聊天視窗在閃動,即便完全料到是誰,依然讓我焦躁不安。唯一在工作時間會甩給我只言片語的,只會是佐伊。
佐伊是我因為工作緣故認識的女生,大概年齡相仿吧,但即便是對這一點,我也不完全肯定。
我與她認識不過一年,見面不到三次,但她總給我一些大家很熟的錯覺。上班時間不斷髮來一些招笑的段子,或信手拈來地給我起個新暱稱。這是她一貫的方式。
雖然,大家也在飯局上看似認真地聊過,自己卻不知道佐伊具體多大、有沒有男友、有沒有丈夫、捨得在一件衣服上花多少錢、用的是不是真名牌、家住哪裡,或者被男人甩掉過幾次。有的,只是她一切的網上資訊與聯絡方式。這就是三十歲女人能期待的新友情吧,聊得再歡,也沒任何信任可盼。
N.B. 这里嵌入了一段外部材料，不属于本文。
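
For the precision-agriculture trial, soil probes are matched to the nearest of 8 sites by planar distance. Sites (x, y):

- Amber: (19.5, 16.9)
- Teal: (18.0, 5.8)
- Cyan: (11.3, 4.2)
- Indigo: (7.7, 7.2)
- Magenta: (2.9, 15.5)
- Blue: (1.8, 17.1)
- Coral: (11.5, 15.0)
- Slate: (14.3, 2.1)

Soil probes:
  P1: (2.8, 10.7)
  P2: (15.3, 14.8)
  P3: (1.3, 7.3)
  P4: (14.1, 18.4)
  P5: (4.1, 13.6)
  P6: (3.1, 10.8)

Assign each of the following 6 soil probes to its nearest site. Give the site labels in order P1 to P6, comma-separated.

Magenta, Coral, Indigo, Coral, Magenta, Magenta

P1 → Magenta (d²=23.05)
P2 → Coral (d²=14.48)
P3 → Indigo (d²=40.97)
P4 → Coral (d²=18.32)
P5 → Magenta (d²=5.05)
P6 → Magenta (d²=22.13)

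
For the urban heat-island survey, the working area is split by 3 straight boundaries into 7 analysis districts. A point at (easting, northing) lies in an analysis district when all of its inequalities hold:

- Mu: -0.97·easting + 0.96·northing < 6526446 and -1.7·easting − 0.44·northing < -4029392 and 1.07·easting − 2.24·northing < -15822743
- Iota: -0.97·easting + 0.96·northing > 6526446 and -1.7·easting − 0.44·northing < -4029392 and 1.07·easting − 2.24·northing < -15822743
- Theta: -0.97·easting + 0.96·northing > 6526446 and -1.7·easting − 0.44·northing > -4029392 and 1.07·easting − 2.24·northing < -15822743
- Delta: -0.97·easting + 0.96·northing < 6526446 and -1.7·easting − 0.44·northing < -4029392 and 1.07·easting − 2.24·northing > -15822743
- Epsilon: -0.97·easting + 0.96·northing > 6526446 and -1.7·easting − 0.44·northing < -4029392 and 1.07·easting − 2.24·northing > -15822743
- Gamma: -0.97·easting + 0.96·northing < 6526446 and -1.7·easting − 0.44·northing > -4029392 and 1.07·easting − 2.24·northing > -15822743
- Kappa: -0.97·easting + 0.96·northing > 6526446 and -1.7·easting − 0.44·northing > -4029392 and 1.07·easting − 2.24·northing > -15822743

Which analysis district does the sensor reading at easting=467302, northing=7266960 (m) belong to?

-0.97·467302 + 0.96·7266960 = 6522998.660, which is < 6526446
-1.7·467302 − 0.44·7266960 = -3991875.800, which is > -4029392
1.07·467302 − 2.24·7266960 = -15777977.260, which is > -15822743
This sign pattern matches Gamma.

Gamma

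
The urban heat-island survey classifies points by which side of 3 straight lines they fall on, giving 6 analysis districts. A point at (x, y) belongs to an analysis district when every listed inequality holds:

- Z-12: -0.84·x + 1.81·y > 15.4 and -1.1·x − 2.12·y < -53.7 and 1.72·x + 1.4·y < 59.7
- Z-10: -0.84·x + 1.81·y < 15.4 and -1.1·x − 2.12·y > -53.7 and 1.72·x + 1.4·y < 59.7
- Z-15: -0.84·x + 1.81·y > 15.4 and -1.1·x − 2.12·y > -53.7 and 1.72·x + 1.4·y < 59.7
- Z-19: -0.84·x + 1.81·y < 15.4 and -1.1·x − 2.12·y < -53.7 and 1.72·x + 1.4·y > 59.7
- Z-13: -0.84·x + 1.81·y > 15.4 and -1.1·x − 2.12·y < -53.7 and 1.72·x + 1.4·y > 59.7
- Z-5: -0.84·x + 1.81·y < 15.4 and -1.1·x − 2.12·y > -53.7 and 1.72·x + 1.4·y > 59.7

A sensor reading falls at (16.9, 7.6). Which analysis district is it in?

-0.84·16.9 + 1.81·7.6 = -0.440, which is < 15.4
-1.1·16.9 − 2.12·7.6 = -34.702, which is > -53.7
1.72·16.9 + 1.4·7.6 = 39.708, which is < 59.7
This sign pattern matches Z-10.

Z-10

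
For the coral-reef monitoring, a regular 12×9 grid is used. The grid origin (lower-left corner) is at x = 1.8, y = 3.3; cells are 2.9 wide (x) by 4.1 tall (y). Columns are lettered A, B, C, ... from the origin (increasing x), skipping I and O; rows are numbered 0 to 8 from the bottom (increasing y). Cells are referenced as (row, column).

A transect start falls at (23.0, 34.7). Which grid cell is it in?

(7, H)

Column index: ⌊(23.0 − 1.8) / 2.9⌋ = ⌊7.310⌋ = 7 → column H
Row offset from origin: ⌊(34.7 − 3.3) / 4.1⌋ = ⌊7.659⌋ = 7 → row 7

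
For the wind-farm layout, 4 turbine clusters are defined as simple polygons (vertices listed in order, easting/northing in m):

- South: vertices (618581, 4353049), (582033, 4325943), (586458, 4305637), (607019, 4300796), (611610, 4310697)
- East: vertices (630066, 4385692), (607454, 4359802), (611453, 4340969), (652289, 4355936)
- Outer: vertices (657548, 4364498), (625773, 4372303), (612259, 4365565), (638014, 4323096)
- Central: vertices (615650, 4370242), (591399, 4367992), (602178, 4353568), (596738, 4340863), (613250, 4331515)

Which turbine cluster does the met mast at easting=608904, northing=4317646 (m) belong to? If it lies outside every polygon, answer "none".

Cast a ray rightward from (608904, 4317646). For each polygon, the edges (by vertex number in listed order) whose endpoints lie on opposite sides of northing = 4317646, where each meets that height, and whether that is right or left of the point:
South: 2–3 at easting≈583841.0 (left), 5–1 at easting≈612753.8 (right) → 1 crossing.
East: no edge straddles that height → 0 crossings.
Outer: no edge straddles that height → 0 crossings.
Central: no edge straddles that height → 0 crossings.
Only South has an odd count, so the point is inside South.

South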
我想,她或許很寂寞。往往在網上說話頻密並刻意逗笑的人,現實生活中都有抑鬱傾向。這是自己最近頗為得意的總結。
人人都希望給自己左擁右抱的假象,所以和根本不瞭解的人話趕話,製造一陣一陣的熱鬧,但是給誰看呢?佐伊這樣的,對於我來說,更像個虛擬的女人,或是隨時可以從生活中徹底蒸發的網友。
但她頻繁地和我講話。
「ms.喬,給你看我新買的小熊包包。你絕對喜歡,已經成為我的新寵了!」
「果真很靚。」
「是的呢,第一眼看到就果斷收囊了。」
「小喬,你有沒有好的港式茶餐廳可以推薦啊,最近好饞那一口兒。」
「你問我啊。我其實特別土鱉,沒去過什麼地方啊……」
我不想要這些不痛不癢的唸白。兩個女人端坐在北京兩座相距不遠的寫字樓裡,相互發著既無營養、也無關切的字眼。
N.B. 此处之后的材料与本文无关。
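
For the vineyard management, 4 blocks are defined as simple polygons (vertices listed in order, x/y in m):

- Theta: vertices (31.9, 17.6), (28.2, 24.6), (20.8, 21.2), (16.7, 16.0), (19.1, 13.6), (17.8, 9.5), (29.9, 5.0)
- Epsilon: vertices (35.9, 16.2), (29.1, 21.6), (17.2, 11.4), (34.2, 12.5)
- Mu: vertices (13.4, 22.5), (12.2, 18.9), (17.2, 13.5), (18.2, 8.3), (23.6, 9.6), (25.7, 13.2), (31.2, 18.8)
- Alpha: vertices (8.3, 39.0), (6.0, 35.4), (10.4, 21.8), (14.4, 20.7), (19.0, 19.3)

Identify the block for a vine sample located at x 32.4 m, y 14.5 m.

Cast a ray rightward from (32.4, 14.5). For each polygon, the edges (by vertex number in listed order) whose endpoints lie on opposite sides of y = 14.5, where each meets that height, and whether that is right or left of the point:
Theta: 4–5 at x≈18.20 (left), 7–1 at x≈31.41 (left) → 0 crossings.
Epsilon: 2–3 at x≈20.82 (left), 4–1 at x≈35.12 (right) → 1 crossing.
Mu: 2–3 at x≈16.27 (left), 6–7 at x≈26.98 (left) → 0 crossings.
Alpha: no edge straddles that height → 0 crossings.
Only Epsilon has an odd count, so the point is inside Epsilon.

Epsilon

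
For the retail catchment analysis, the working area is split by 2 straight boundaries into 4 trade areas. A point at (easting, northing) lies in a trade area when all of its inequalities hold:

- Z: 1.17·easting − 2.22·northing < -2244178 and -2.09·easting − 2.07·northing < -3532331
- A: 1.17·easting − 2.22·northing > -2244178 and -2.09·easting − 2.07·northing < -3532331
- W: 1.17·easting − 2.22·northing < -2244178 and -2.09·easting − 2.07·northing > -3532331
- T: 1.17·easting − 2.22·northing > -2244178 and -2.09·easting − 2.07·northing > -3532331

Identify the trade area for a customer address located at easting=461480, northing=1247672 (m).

1.17·461480 − 2.22·1247672 = -2229900.240, which is > -2244178
-2.09·461480 − 2.07·1247672 = -3547174.240, which is < -3532331
This sign pattern matches A.

A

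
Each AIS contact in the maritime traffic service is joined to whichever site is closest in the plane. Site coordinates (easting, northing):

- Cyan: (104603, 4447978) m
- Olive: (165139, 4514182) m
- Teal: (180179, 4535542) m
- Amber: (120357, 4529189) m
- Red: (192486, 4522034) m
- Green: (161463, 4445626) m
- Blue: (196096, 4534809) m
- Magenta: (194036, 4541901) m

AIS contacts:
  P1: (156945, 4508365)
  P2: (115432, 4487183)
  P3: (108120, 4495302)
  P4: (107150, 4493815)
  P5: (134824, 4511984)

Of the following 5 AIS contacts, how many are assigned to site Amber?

P1 → Olive
P2 → Cyan
P3 → Amber
P4 → Amber
P5 → Amber
3 of the 5 go to Amber.

3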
但似乎除了和她有一搭無一搭地扯這些,自己也沒有更有針對性的事業或人生。今天早些時候,隔壁辦公室剛誕下雙胞胎的同事,興高采烈地來「串門」,竟將一條穿過的黑色毛褲襪給了我。嘴上長著一圈鬍子的她熱情開朗地說什麼「哎呀,就在家試了一下,太小了,特別好的襪子,剛買的,你比較嬌小,肯定合適!」接著,沒容得我反應,便「流竄」到隔壁的隔壁桌,又和別人開聊起來。
不覺得隨隨便便給別人穿過的連褲襪是不太妥當的行為嗎?難道我很有淘換別人二手貨的可悲氣質嗎?還有,既然自己的大腿已經快半米寬,為什麼還要進行這麼欠缺考慮的購買?……我的腦子裡盤旋著一個又一個問句,但就是沒有能耐把桌上的襪子抄起來,然後原路丟回給她。
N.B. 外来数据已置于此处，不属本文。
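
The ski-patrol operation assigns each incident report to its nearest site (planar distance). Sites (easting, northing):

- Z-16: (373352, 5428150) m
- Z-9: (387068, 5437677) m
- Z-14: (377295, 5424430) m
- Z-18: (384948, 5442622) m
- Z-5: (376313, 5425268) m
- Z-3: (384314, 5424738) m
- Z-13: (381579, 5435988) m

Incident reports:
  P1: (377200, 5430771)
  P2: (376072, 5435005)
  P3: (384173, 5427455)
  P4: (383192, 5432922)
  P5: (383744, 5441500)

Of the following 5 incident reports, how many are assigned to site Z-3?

P1 → Z-16
P2 → Z-13
P3 → Z-3
P4 → Z-13
P5 → Z-18
1 of the 5 goes to Z-3.

1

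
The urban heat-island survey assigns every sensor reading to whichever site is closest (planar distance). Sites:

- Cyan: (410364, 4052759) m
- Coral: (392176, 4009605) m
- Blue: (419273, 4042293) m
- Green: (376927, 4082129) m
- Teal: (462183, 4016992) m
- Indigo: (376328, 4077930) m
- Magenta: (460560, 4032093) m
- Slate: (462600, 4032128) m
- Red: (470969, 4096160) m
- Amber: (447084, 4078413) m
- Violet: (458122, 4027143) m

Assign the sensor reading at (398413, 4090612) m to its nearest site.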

連褲襪上扭曲向上的螺紋,挑釁著我的視覺和神經。一定是自己的某種原因,才使得這些女人與我如此隨意,並樂此不疲。
外面的春風颳得邪乎,整個城市都像陷入了傳說中黃袍怪的控制,飛沙走石,街巷昏暗。六點半,手機上一條未讀資訊也沒有。依舊是沒有。為什麼,每次吵架都覺得是崩盤,都覺得他一定會和自己分手。我如此厭惡這樣的感覺,這樣的自己。
收拾好東西,我拖著好像只剩半個魂的軀體,在狂風裡艱難地走到了就近的麥當勞。其實,越是快餐店這樣極不正式的場合,越是不適合一個人前來。那種明亮和嘈雜,會讓人覺得自己像被硬生生嵌進環境的一張突兀的皮影兒。
買好辣雞腿堡套餐,又點了一盒雞塊,要了常吃的蒜蓉辣醬,再搭上三包番茄醬——這幾乎是我固定的配給和吃法。找了個角落剛坐定,一隊長得像三線城市城鄉結合部的中國小姑娘,呼啦一下擠到我周圍,仔細一聽,卻個個操著純正的美式英語,裡面還散落著兩三個高壯的白人和黑人姑娘。
這群中國臉的姑娘們,猜測也許只有十四五歲,但身板和氣質已經貼近二十四五。穿著全是混搭的國際範兒,大風天裡粗壯的腿上只穿個打底褲,雙肩背包無一例外邋遢地敞著口,裡頭各種數碼產品的電線已經蔓延到外頭。
我的周圍瞬間坐滿,帶來一片喧譁。一個abc胖妹用生澀的中文問另一個細眼高挑的abc:「這個商場中國話叫什麼?」同時痴呆地瞪著一雙典型的中國內雙小眼睛。